Nurse shortage sparks fears of NHS winter crisis

Nine out of 10 hospitals in England are reporting dangerous shortages of nurses with staff worried services could be "tipped over the edge".

The figures show some hospitals have just one nurse for 22 patients fuelling fears of an NHS winter crisis.

The report found that 207 of the 225 acute hospitals in England have been unable to find enough nurses to staff their wards, a decline on last winter.

This comes after a parliamentary report warned a cap on immigration into the UK could be responsible for the nursing crisis in the NHS.

The majority of nurses polled said they could no longer guarantee safe care for their patients all of the time. Credit: PA

A survey of almost 1,000 nurses in the Nursing Times also reveals growing strain, with more than half warning that low staffing levels mean that they can no longer guarantee safe care for their patients all of the time.

Those polled said pressures had grown in the last year with three quarters saying they were forced to leave patients without the care which was needed.

One nurse described having to make herself "stop from crying" as her hospital admitted more and more patients, with no extra staff to care for them.

This follows government pledges to boost NHS staffing levels following the Stafford Hospital scandal.

Janet Davies, chief executive of the Royal College of Nursing told The Telegraph she feared that the NHS would struggle to cope in the busiest period of the year.

Staff shortages have fuelled a rise in international recruitment and agency staff with Trusts paying out up to £2,200 for a 12-hour shift.

Last month, ITV News revealed that NHS trusts in London and the South East were spending 81 per cent more on temporary staff than five years. ago.

Hospitals have now been told to cut the rates paid for agency staff.

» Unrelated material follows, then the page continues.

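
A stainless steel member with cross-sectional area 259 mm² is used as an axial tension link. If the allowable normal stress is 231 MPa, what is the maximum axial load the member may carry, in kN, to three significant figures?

59.8 kN

P_max = σ_allow · A = 231 · 259 = 59830 N = 59.83 kN.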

Justin Madders, shadow health minister, said: "These figures illustrate the scale of the nurse staffing crisis now engulfing the NHS.

"The Government’s cuts to nurse training places have left hospital wards dangerously understaffed, forcing NHS bosses to waste huge amounts of money on expensive agency staff."

Katherine Murphy, chief executive of the Patients Association, said the shortages across the country were "very worrying".

"The government must rethink its strategy, so that more nurses are encouraged into training and Trusts can stop spending excessive amounts of money on agency staff," she said.

Responding to the findings, the Department of Health said that staffing is a priority.